Lack of Control Over the Supplier Chain and Their Dependencies
A lack of full control over the supplier chain and their dependencies can lead to missed risks that could affect operational stability over time. It is essential to require full transparency from suppliers regarding their subcontractors and regularly monitor these dependencies to prevent potential issues. Strengthening visibility in the ICT supply chain is a key step toward achieving digital operational resilience, ensuring that organizations can anticipate disruptions and maintain continuity in critical functions.
Neglecting Risk Analysis Related to ICT Outsourcing
Failing to conduct a thorough risk analysis related to ICT outsourcing can lead to reliance on a provider who does not ensure adequate security measures. Regular risk assessments and testing of contingency plans allow for quicker detection of potential risks associated with outsourcing.
Lack of Integration of the Register with the Operational Risk Management System
The ICT supplier register is not always integrated with the operational risk management system, which can lead to data fragmentation and difficulty in monitoring risks. It is important for the register to be linked with risk and incident management platforms, enabling effective real-time threat monitoring.
Failure and Lack of Understanding in Generating Separate Reports for a Financial Entities Within a Larger Non-Financial Group
In organizations that belong to a larger financial or non-financial group, there is often a challenge in generating separate reports that comply with DORA requirements. A misunderstanding of the reporting rules at different levels (individual, sub-consolidated, consolidated) can result in incorrect data consolidation and risks associated with incomplete information sharing.

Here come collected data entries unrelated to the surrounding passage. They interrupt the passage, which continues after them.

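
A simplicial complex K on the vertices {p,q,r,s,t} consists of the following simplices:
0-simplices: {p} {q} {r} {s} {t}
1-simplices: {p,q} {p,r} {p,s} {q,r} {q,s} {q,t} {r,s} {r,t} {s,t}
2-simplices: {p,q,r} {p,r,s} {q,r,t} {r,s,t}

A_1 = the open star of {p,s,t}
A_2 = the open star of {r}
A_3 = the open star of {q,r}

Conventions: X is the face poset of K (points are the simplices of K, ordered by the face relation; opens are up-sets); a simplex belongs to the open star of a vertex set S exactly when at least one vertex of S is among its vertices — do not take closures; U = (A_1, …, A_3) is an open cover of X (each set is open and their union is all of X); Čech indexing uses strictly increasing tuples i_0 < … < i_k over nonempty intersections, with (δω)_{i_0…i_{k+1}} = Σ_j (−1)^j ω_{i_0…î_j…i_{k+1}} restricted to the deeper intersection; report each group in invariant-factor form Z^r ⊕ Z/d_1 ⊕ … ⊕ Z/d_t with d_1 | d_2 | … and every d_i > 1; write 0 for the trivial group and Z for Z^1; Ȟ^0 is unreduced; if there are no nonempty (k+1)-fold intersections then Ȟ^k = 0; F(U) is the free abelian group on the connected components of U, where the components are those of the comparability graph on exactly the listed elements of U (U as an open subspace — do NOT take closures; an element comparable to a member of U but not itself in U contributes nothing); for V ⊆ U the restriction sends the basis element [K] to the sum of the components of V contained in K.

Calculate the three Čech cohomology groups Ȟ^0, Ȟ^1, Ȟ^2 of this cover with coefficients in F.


cover nerve:
  A1={{p},{s},{t},{p,q},{p,r},{p,s},{q,s},{q,t},{r,s},{r,t},{s,t},{p,q,r},{p,r,s},{q,r,t},{r,s,t}} A2={{r},{p,r},{q,r},{r,s},{r,t},{p,q,r},{p,r,s},{q,r,t},{r,s,t}} A3={{q},{r},{p,q},{p,r},{q,r},{q,s},{q,t},{r,s},{r,t},{p,q,r},{p,r,s},{q,r,t},{r,s,t}}
  A12={{p,r},{r,s},{r,t},{p,q,r},{p,r,s},{q,r,t},{r,s,t}} A13={{p,q},{p,r},{q,s},{q,t},{r,s},{r,t},{p,q,r},{p,r,s},{q,r,t},{r,s,t}} A23={{r},{p,r},{q,r},{r,s},{r,t},{p,q,r},{p,r,s},{q,r,t},{r,s,t}}
  A123={{p,r},{r,s},{r,t},{p,q,r},{p,r,s},{q,r,t},{r,s,t}}
components per intersection:
  A1: {{p},{s},{t},{p,q},{p,r},{p,s},{q,s},{q,t},{r,s},{r,t},{s,t},{p,q,r},{p,r,s},{q,r,t},{r,s,t}}
  A2: {{r},{p,r},{q,r},{r,s},{r,t},{p,q,r},{p,r,s},{q,r,t},{r,s,t}}
  A3: {{q},{r},{p,q},{p,r},{q,r},{q,s},{q,t},{r,s},{r,t},{p,q,r},{p,r,s},{q,r,t},{r,s,t}}
  A12: {{p,r},{r,s},{r,t},{p,q,r},{p,r,s},{q,r,t},{r,s,t}}
  A13: {{p,q},{p,r},{q,t},{r,s},{r,t},{p,q,r},{p,r,s},{q,r,t},{r,s,t}} {{q,s}}
  A23: {{r},{p,r},{q,r},{r,s},{r,t},{p,q,r},{p,r,s},{q,r,t},{r,s,t}}
  A123: {{p,r},{r,s},{r,t},{p,q,r},{p,r,s},{q,r,t},{r,s,t}}
C dims 3,4,1; δ0: rk 2, SNF 1^2; δ1: rk 1, SNF 1^1
Ȟ^0: (3−2)−0=1 ⇒ Z
Ȟ^1: (4−1)−2=1 ⇒ Z
Ȟ^2: (1−0)−1=0 ⇒ 0

Ȟ^0 = Z, Ȟ^1 = Z, Ȟ^2 = 0


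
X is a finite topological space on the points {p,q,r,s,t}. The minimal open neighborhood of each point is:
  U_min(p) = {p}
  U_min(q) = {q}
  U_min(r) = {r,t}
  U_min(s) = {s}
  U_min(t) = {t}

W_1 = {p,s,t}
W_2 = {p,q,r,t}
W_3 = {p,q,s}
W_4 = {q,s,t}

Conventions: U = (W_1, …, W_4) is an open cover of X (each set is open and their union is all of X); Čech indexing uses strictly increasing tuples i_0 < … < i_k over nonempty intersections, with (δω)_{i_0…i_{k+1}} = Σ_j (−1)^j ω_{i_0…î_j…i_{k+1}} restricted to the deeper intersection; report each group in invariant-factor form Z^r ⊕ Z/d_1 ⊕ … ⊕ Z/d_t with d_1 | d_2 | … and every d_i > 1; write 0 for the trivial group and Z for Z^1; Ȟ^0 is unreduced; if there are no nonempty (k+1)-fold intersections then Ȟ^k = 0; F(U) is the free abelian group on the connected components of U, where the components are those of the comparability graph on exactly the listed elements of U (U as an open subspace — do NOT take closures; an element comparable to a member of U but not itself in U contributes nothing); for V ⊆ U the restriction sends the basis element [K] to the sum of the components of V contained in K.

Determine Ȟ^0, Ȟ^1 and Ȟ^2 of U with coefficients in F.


Ȟ^0 = Z^4,  Ȟ^1 = 0,  Ȟ^2 = 0

nonempty overlaps:
  W12={p,t} W13={p,s} W14={s,t} W23={p,q} W24={q,t} W34={q,s}
  W123={p} W124={t} W134={s} W234={q}
components per intersection:
  W1: {p} {s} {t}
  W2: {p} {q} {r,t}
  W3: {p} {q} {s}
  W4: {q} {s} {t}
  W12: {p} {t}
  W13: {p} {s}
  W14: {s} {t}
  W23: {p} {q}
  W24: {q} {t}
  W34: {q} {s}
  W123: {p}
  W124: {t}
  W134: {s}
  W234: {q}
C dims 12,12,4; δ0: rk 8, SNF 1^8; δ1: rk 4, SNF 1^4
degree 0: 12−8−0 = 4 → Ȟ^0 ≅ Z^4
degree 1: 12−4−8 = 0 → Ȟ^1 ≅ 0
degree 2: 4−0−4 = 0 → Ȟ^2 ≅ 0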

European Supervisory Authorities (ESAs) RoI improvement process
From dry validation to ESAs decision on reinforcement of data point model reflecting dependencies of ICT services. As part of the ongoing process to enhance the quality and usability of ICT supplier registers, the European Supervisory Authorities (ESAs) have initiated a structured feedback loop aimed at improving the data point model (DPM) used for DORA reporting. This initiative builds upon insights gathered during the dry run phase and focuses on better reflecting operational dependencies between ICT services and financial entities, including their contractual arrangements. The goal is to increase consistency, accuracy, and interoperability of the reported data across institutions. This continuous data quality feedback process is essential for refining the Register of Information structure, enabling more reliable supervisory analysis, more effective risk oversight, and stronger DORA compliance across the financial sector.